01:59:03.800 Welcome to the show.
01:59:06.180 It is Friday, which is great.
01:59:10.040 Have you anything planned for the weekend still?
01:59:12.140 It's going to be mourning the loss of Elizabeth Warren's campaign.
01:59:15.240 Oh, my gosh.
01:59:15.760 I'm so depressed.
01:59:16.820 I had to take down my Elizabeth Warren for President Tree.
01:59:19.080 You did?
01:59:19.580 Yeah, I had it all decorated, ready to go.
01:59:21.860 Now, I know I didn't want her to be president because she's a woman, and I can't, I would
01:59:25.960 not want a woman to be president.
01:59:28.040 That's not right.
01:59:28.740 Excuse the expression, but it is 2020.
01:59:31.080 That's why I had the vagina tree.
01:59:33.280 Oh, you did?
01:59:33.840 Yeah.
01:59:34.180 Oh, wow.
01:59:34.740 Yeah.
01:59:35.240 I was amazed by how all the think pieces coming out from feminists now.
01:59:38.860 You know, that's the only reason she was a woman.
01:59:41.200 One of them entitled, America Punished Elizabeth Warren for Her Competence.
01:59:45.020 No, America didn't.
01:59:46.120 Can we stop with that?
01:59:46.960 America didn't.
01:59:47.920 Democrats did.
01:59:49.040 If you believe that, it's all Democrats and progressives.
01:59:52.420 Yeah.
01:59:52.780 All the people who are like, you are just such a misogynist.
01:59:56.920 No, I have no problem.
01:59:57.940 I'll vote for Nikki Haley in 2024.
01:59:59.960 Yeah.
02:00:00.300 I'll campaign for Nikki Haley in 2024.
02:00:03.000 No, I won't, because that always means the kiss of death, and she wouldn't win.
02:00:06.040 I will do whatever I can to help her by not endorsing her or not helping.
02:00:11.380 It wasn't us that voted in your primary and voted all the women out.
02:00:15.060 It wasn't us that voted in your primaries and got rid of all the people of color, and
02:00:18.800 it's not us who's ignoring the only female person of color left in the race, Tulsi Gabbard.

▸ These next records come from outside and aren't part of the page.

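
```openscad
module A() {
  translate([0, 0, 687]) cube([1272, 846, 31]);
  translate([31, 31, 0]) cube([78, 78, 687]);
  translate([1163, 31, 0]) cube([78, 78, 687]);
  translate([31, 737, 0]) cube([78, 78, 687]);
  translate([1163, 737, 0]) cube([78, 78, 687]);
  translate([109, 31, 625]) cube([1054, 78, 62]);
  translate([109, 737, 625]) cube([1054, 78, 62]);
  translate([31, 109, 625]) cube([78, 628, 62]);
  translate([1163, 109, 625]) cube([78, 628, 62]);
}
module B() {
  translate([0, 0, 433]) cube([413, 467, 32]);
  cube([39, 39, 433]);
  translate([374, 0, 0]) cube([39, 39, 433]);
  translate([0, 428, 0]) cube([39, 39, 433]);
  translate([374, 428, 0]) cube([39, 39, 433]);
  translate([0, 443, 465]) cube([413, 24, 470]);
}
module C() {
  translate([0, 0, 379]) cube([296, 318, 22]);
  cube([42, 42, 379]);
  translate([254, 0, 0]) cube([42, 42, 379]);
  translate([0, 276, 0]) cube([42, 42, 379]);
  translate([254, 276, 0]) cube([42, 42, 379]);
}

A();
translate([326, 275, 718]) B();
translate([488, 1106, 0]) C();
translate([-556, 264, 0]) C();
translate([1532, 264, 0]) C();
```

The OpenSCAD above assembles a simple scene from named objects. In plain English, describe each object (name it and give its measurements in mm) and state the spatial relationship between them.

A is a rectangular dining table. The top is 1272×846×31 mm with its upper surface at z = 718 mm. It stands on four 78×78 mm square legs, each inset 31 mm from the nearest pair of top edges, running from the floor to the underside of the top. Four apron rails, 78 mm thick and 62 mm tall, run between adjacent legs with their top edges flush with the underside of the top and their outer faces flush with the legs' outer faces.

B is a chair. The seat is a 413×467×32 mm slab with its top at z = 465 mm, on four 39×39 mm corner legs (flush with the seat edges, standing on z = 0). A flat backrest 24 mm thick, 470 mm tall, spans the full seat width and rises from the seat top along its +y edge, rear face flush with the rear of the seat.

C is a four-legged stool. The seat is a 296×318×22 mm slab whose top surface is at z = 401 mm; four square legs, each 42×42 mm in cross-section, run from the floor (z = 0) to the underside of the seat, each flush with a corner of the seat.

The chair is on top of the table. Three stools sit around the table at the +y, −x, +x sides.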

02:00:23.620 That's not us.
02:00:24.700 That's you.
02:00:25.720 You're doing that.
02:00:26.680 I love this.
02:00:27.260 Not us.
02:00:27.720 I love this.
02:00:29.140 They're the ones with the problem.
02:00:31.380 They're the ones who always notice it.
02:00:34.080 I mean, Martin Luther King was right.
02:00:35.980 Don't judge me by that.
02:00:37.480 I mean, you don't even notice it.
02:00:39.940 They do.
02:00:40.820 That's all they seem to notice.
02:00:43.640 How about we just, you know, content of character, their ideas, you know, they're not sending
02:00:48.760 their son over to make millions off of our back and in bad countries of corruption.
02:00:54.060 I mean, things like that, you know.